By David Abellegah
The Minister said President Goodluck Jonathan had set for himself, the target of raising food production by 20 million tonnes within the span of four years after his election in 2011.
According to Reuters’ report on Thursday, data report gathered from the United Nations reveals that there will be an increase of about 15 per cent come 2015.
A year after the promise to hit the five million-tonne target, Nigeria, under President Goodluck Jonathan produced an additional 8.1 million tonnes.
“Nigeria has no business importing food. We should be a global power house on food,” he said at a round-table discussion on agriculture in Geneva, Switzerland ahead of meetings with investors at the Davos conference.

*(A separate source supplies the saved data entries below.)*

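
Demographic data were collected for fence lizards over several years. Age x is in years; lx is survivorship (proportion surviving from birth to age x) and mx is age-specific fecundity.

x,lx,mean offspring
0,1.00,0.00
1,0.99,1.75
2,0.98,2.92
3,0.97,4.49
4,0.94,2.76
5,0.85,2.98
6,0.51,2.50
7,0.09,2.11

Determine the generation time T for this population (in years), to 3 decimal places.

lx·mx: 0, 1.7325, 2.8616, 4.3553, 2.5944, 2.533, 1.275, 0.1899 → R0 = 15.5417
x·lx·mx: 0, 1.7325, 5.7232, 13.0659, 10.3776, 12.665, 7.65, 1.3293 → Σ = 52.5435
T = 52.5435 / 15.5417 = 3.380808… → 3.381

3.381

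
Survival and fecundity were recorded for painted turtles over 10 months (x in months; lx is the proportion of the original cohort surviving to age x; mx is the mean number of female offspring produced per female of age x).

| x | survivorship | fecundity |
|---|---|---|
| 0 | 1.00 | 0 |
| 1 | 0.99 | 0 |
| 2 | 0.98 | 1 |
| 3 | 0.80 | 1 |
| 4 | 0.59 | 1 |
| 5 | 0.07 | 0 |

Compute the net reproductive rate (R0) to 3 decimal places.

lx·mx by age: 0, 0, 0.98, 0.8, 0.59, 0
R0 = Σ lx·mx = 2.37 → 2.370

2.370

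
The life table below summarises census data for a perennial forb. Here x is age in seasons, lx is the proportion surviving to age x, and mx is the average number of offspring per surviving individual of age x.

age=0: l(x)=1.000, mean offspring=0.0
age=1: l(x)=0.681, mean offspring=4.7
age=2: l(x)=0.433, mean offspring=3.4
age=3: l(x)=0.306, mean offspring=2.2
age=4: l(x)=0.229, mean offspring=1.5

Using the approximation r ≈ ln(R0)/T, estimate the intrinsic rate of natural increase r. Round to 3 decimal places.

1.037

R0 = Σ lx·mx = 0 + 3.2007 + 1.4722 + 0.6732 + 0.3435 = 5.6896
Σ x·lx·mx = 9.5387; T = 9.5387/5.6896 = 1.67652…
r ≈ ln(R0)/T = ln(5.6896)/1.67652… = 1.03706… → 1.037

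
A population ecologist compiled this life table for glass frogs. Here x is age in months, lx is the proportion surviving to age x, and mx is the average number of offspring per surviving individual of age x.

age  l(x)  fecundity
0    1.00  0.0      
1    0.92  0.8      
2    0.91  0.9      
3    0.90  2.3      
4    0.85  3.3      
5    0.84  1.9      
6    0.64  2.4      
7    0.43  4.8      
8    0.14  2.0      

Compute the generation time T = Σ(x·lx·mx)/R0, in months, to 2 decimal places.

lx·mx: 0, 0.736, 0.819, 2.07, 2.805, 1.596, 1.536, 2.064, 0.28 → R0 = 11.906
x·lx·mx: 0, 0.736, 1.638, 6.21, 11.22, 7.98, 9.216, 14.448, 2.24 → Σ = 53.688
T = 53.688 / 11.906 = 4.509323… → 4.51

4.51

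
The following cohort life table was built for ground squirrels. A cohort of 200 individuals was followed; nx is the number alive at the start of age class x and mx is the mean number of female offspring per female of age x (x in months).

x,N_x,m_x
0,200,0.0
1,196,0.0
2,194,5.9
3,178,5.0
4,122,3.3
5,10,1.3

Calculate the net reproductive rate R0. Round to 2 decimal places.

lx = nx/n0 = nx/200: 1, 0.98, 0.97, 0.89, 0.61, 0.05
lx·mx by age: 0, 0, 5.723, 4.45, 2.013, 0.065
R0 = Σ lx·mx = 12.251 → 12.25

12.25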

He disclosed that, according to the United States Department of Agriculture Nigeria is the second largest importer of rice in the world.
“We have launched an aggressive rice production programme to make us self-sufficient in rice and we put in place incentives for the private sector to produce rice locally and it’s working,” he told Reuters on the sidelines of the meeting.
He maintained that the country erected 14 new rice-milling factories in 2012 with a production capacity of 250,000 tonnes.
Presently Nigeria spend about $11bn on food imports yearly as Poor infrastructure, corruption and mismanagement has remained a major reason why farming has remained at the subsistence level in the country, said Adesina.